Au Yémen, l'alliance stratégique entre Saoudiens et Emiratis montre ses failles
Les combats qui ont accompagné la prise d'Aden, dans le sud du Yémen, révèlent des dissonances entres alliés saoudiens et émiratis. Ils semblent vouloir se retirer mais les pions qu'ils ont placés risquent de complexifier encore la crise yéménite.
La prise de la ville yéménite d'Aden par des séparatistes soutenus par les Emirats arabes unis au détriment du gouvernement appuyé par Riyad (et dont le président, Abdrabbo Mansour Hadi, vit en exil en Arabie saoudite), témoigne des failles dans la relation entre alliés saoudiens et émiratis.
Riyad et Abou Dhabi ont cherché à faire preuve d'unité face à la crise, mais les combats meurtriers de la semaine dernière entre leurs protégés à Aden, minent le front commun dans la guerre contre les rebelles chiites Houthis, accusés par Washington d'être appuyés par l'Iran. Selon les observateurs, les Emirats arabes unis (EAU) s'intéresseraient principalement au sud du Yémen qu'ils souhaiteraient contrôler tandis que l'Arabie saoudite voudrait maintenir son contrôle sur le nord du pays, à sa frontière.
La prise le 10 août par des séparatistes du palais présidentiel à Aden porte en particulier un nouveau coup à l'Arabie saoudite, qui mène depuis 2015 une intervention armée au Yémen, sans réussir à défaire les Houthis.
Cette bataille d'Aden a opposé des unités loyales au président Abd Rabbo Mansour Hadi, soutenu à bout de bras par Riyad, à la force appelée «Cordon de sécurité», formée par Abou Dhabi. Tous sont pourtant théoriquement alliés contre les rebelles Houthis, qui contrôlent la capitale Sanaa, au nord.
Objectifs divergents
Les divisions dans le sud du Yémen résultent en partie d'objectifs stratégiques divergents entre Saoudiens et Emiratis. Les Emirats considèrent depuis longtemps le sud comme une base vitale pour étendre leur influence en mer Rouge et dans la Corne de l'Afrique. Ils ont financé et formé divers groupes qui leur sont aujourd'hui favorables. «Ce qu'on voit aujourd'hui, c'est un changement de la politique émiratie», a estimé sur le plateau de RT France Imad Hamrouni, géopolitologue, le 12 août. Selon lui, les Emirats arabes unis «essayent de se retirer de ce conflit». Pour lui, ils veulent contrôler Aden, notamment par crainte des Frères musulmans qui opèrent un rapprochement avec les loyalistes du président Hadi. L'analyste ne pense néanmoins pas que cela signe la fin de la coalition entre l'Arabie saoudite et les EAU. «C'est un changement de plan de guerre [...] un plan B» qui consiste à se désengager du conflit mais en le laissant sur transformer «en guerre civile», selon Imad Hamrouni.

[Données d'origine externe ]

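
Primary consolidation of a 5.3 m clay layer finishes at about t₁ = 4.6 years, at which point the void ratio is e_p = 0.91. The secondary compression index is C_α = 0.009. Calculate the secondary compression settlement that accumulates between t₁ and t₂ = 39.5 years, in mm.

Secondary compression: S_s = C_α·H/(1+e_p)·log₁₀(t₂/t₁)
S_s = 0.009×5.3/(1+0.91)×log₁₀(39.5/4.6)
    = 0.02497 × 0.9338 = 0.02332 m

S_s ≈ 23.3 mm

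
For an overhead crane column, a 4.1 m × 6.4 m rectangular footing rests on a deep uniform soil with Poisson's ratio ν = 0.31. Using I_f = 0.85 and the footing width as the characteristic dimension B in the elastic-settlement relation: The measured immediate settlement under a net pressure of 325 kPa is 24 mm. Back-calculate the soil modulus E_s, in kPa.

E_s ≈ 42700 kPa

S_e = q·B·(1−ν²)/E_s · I_f  ⇒  E_s = q·B·(1−ν²)·I_f / S_e.
E_s = 325 × 4.1 × 0.9039 × 0.85 / 0.024 = 42660 kPa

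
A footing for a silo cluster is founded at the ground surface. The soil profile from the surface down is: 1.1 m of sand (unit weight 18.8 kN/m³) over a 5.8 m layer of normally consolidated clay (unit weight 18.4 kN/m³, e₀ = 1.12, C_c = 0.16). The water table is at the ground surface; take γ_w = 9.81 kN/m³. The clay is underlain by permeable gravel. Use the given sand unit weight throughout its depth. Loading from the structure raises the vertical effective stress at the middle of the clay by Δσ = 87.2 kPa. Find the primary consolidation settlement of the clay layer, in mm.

Mid-depth of clay below the ground surface: z = 1.1 + 5.8/2 = 4 m.
Total vertical stress at mid-clay: σ_v = 18.8×1.1 + 18.4×2.9 = 74.04 kPa.
Pore pressure: u = 9.81×(4 − 0) = 39.24 kPa.
Initial effective stress: σ'_0 = σ_v − u = 74.04 − 39.24 = 34.8 kPa.
Final effective stress: σ'_f = σ'_0 + Δσ = 34.8 + 87.2 = 122 kPa.
Normally consolidated clay, so the full stress increment lies on the virgin compression line:
S_c = C_c·H/(1+e₀)·log₁₀(σ'_f/σ'_0) = 0.16×5.8/(1+1.12)×log₁₀(122/34.8)
    = 0.43774 × 0.54478 = 0.2385 m

S_c ≈ 238 mm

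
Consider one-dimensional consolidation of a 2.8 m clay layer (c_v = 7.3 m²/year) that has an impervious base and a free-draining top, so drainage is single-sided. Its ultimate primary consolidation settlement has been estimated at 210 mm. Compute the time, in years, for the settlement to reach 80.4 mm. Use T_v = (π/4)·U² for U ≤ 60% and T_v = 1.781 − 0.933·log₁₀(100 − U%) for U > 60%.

Drainage path length: H_d = H = 2.8 m (single drainage).
U = S(t)/S_ult = 80.4/210 = 0.3829.
U ≤ 60%: T_v = (π/4)·U² = (π/4)×0.38286² = 0.11512.
t = T_v·H_d²/c_v = 0.11512×2.8²/7.3 = 0.1236 years.

t ≈ 0.124 years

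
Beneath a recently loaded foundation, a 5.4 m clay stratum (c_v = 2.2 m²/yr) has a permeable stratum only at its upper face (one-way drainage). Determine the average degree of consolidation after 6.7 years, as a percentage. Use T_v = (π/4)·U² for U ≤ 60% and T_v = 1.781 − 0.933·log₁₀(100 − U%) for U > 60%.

U ≈ 76.7 %

Drainage path length: H_d = H = 5.4 m (single drainage).
T_v = c_v·t/H_d² = 2.2×6.7/5.4² = 0.50549.
T_v = 0.50549 corresponds to the U > 60% branch:
U = 1 − 10^((1.781 − T_v)/0.933)/100 = 0.7671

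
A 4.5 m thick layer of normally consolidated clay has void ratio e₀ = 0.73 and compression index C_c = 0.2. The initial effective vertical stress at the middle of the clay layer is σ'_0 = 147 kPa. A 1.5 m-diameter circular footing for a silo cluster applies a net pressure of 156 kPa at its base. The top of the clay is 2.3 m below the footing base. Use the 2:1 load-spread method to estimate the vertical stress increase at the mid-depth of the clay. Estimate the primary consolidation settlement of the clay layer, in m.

Mid-depth of clay below the footing base: z = 2.3 + 4.5/2 = 4.55 m.
Stress increase at mid-clay by the 2:1 spreading method:
Δσ ≈ qD²/(D+z)² = 156×1.5²/(1.5+4.55)² = 9.5895 kPa
Final effective stress: σ'_f = σ'_0 + Δσ = 147 + 9.5895 = 156.59 kPa.
Normally consolidated clay, so the full stress increment lies on the virgin compression line:
S_c = C_c·H/(1+e₀)·log₁₀(σ'_f/σ'_0) = 0.2×4.5/(1+0.73)×log₁₀(156.59/147)
    = 0.52023 × 0.027447 = 0.01428 m

S_c ≈ 0.0143 m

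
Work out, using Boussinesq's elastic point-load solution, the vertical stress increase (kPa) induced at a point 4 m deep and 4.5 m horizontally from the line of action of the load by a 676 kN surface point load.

Boussinesq vertical stress below a point load on an elastic half-space:
Δσ_z = 3P/(2πz²) · [1 + (r/z)²]^(−5/2)
r/z = 4.5/4 = 1.125; [1+(r/z)²]^(−5/2) = 0.12943.
Δσ_z = 3×676/(2π×4²) × 0.12943 = 20.173 × 0.12943 = 2.611 kPa

Δσ_z ≈ 2.61 kPa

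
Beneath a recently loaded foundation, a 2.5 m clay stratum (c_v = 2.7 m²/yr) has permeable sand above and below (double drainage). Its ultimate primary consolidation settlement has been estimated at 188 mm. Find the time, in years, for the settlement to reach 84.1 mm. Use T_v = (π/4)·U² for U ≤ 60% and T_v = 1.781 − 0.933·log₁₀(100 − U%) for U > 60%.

t ≈ 0.091 years

Drainage path length: H_d = H/2 = 1.25 m (double drainage).
U = S(t)/S_ult = 84.1/188 = 0.4473.
U ≤ 60%: T_v = (π/4)·U² = (π/4)×0.44734² = 0.15717.
t = T_v·H_d²/c_v = 0.15717×1.25²/2.7 = 0.09095 years.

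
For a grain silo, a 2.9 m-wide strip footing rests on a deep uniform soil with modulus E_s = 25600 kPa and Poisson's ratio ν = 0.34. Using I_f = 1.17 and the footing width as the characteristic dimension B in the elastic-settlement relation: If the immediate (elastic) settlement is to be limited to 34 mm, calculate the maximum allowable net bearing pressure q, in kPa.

q ≈ 290 kPa

S_e = q·B·(1−ν²)/E_s · I_f  ⇒  q = S_e·E_s / (B·(1−ν²)·I_f).
q = 0.034 × 25600 / (2.9 × 0.8844 × 1.17) = 290.1 kPa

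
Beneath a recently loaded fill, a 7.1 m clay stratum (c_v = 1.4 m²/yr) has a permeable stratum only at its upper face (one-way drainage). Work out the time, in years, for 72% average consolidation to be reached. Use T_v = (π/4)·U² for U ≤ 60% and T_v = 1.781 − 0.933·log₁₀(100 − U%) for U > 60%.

Drainage path length: H_d = H = 7.1 m (single drainage).
U > 60%: T_v = 1.781 − 0.933·log₁₀(100 − 72) = 0.4308.
t = T_v·H_d²/c_v = 0.4308×7.1²/1.4 = 15.51 years.

t ≈ 15.5 years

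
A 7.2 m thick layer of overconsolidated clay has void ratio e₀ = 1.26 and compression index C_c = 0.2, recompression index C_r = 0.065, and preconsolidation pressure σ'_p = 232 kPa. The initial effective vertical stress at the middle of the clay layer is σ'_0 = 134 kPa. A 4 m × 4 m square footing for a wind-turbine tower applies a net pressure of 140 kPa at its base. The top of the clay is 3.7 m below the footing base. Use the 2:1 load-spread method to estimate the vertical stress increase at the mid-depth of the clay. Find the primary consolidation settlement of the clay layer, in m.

S_c ≈ 0.0111 m

Mid-depth of clay below the footing base: z = 3.7 + 7.2/2 = 7.3 m.
Stress increase at mid-clay by the 2:1 spreading method:
Δσ = qBL/((B+z)(L+z)) = 140×4×4/((4+7.3)(4+7.3)) = 17.542 kPa
Final effective stress: σ'_f = 134 + 17.542 = 151.54 kPa.
σ'_f = 151.54 ≤ σ'_p = 232 kPa, so the clay remains overconsolidated and only the recompression index applies:
S_c = C_r·H/(1+e₀)·log₁₀(σ'_f/σ'_0) = 0.065×7.2/2.26×log₁₀(151.54/134)
    = 0.20708 × 0.053422 = 0.01106 m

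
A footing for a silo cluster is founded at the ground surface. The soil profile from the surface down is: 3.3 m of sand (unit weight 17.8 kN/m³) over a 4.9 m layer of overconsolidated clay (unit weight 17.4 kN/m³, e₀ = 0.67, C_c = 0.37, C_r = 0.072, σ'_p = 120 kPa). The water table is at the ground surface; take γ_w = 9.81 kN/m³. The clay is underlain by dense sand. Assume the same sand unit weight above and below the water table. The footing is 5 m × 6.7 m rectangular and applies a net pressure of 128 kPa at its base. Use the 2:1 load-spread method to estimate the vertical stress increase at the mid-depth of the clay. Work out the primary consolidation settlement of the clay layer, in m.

S_c ≈ 0.0494 m

Mid-depth of clay below the ground surface: z = 3.3 + 4.9/2 = 5.75 m.
Total vertical stress at mid-clay: σ_v = 17.8×3.3 + 17.4×2.45 = 101.37 kPa.
Pore pressure: u = 9.81×(5.75 − 0) = 56.408 kPa.
Initial effective stress: σ'_0 = σ_v − u = 101.37 − 56.408 = 44.962 kPa.
Stress increase at mid-clay by the 2:1 spreading method:
Δσ = qBL/((B+z)(L+z)) = 128×5×6.7/((5+5.75)(6.7+5.75)) = 32.039 kPa
Final effective stress: σ'_f = 44.962 + 32.039 = 77.001 kPa.
σ'_f = 77.001 ≤ σ'_p = 120 kPa, so the clay remains overconsolidated and only the recompression index applies:
S_c = C_r·H/(1+e₀)·log₁₀(σ'_f/σ'_0) = 0.072×4.9/1.67×log₁₀(77.001/44.962)
    = 0.21126 × 0.23365 = 0.04936 m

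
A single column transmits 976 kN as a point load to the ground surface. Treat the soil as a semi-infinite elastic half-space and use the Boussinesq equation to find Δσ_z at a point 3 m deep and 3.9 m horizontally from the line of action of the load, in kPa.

Boussinesq vertical stress below a point load on an elastic half-space:
Δσ_z = 3P/(2πz²) · [1 + (r/z)²]^(−5/2)
r/z = 3.9/3 = 1.3; [1+(r/z)²]^(−5/2) = 0.08426.
Δσ_z = 3×976/(2π×3²) × 0.08426 = 51.778 × 0.08426 = 4.363 kPa

Δσ_z ≈ 4.36 kPa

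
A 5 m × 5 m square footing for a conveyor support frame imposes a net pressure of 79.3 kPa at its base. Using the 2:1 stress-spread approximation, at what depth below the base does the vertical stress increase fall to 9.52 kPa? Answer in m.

z ≈ 9.43 m

2:1 spreading — at depth z the loaded area has grown by z in each plan dimension:
qB²/(B+z)² = Δσ_z ⇒ z = B(√(q/Δσ_z) − 1) = 5×(√(79.3/9.52) − 1) = 9.431 m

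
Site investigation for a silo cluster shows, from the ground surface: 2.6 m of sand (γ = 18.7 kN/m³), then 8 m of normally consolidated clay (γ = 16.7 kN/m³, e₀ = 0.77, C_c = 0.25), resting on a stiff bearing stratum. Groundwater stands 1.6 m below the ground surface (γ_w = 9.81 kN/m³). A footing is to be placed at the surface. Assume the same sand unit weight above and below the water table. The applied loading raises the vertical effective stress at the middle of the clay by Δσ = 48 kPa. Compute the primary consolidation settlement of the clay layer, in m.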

Leur grand voisin saoudien, monarchie sunnite wahhabite, considère de son côté les Houthis comme une menace existentielle à sa frontière sud, comparant ces rebelles yéménites au Hezbollah libanais, tous deux d'idéologie chiite.
Mohammed ben Zayed, l'homme fort d'Abou Dhabi, dont le pays est un membre important de la coalition intervenant au Yémen dominée par Riyad, s'est rendu le 12 août en Arabie saoudite, près de La Mecque, pour s'entretenir avec les dirigeants saoudiens. Les deux pays ont appelé les parties en conflit à Aden au «dialogue» et à «la raison», selon un communiqué émirati. Ce texte affirme en outre que l'Arabie saoudite est «un pilier essentiel à la sécurité et à la stabilité régionales».
Le Yémen est devenu, au fil des ans, un champ de bataille par procuration entre les puissances régionales. Tandis que la coalition menée par l'Arabie saoudite est régulièrement pointée du doigt par les organisations internationales pour le grand nombre de morts civiles et les violations des droits de l'homme qu'elle occasionne, les Houthis ont récemment intensifié leurs attaques de drones et de missiles sur des villes saoudiennes. Dans ce contexte, l'annonce en juillet par les Emirats d'une réduction de leurs troupes au Yémen a constitué un premier revers pour Riyad, malgré les assurances d'Abou Dhabi qu'il ne s'agissait pas d'un retrait complet.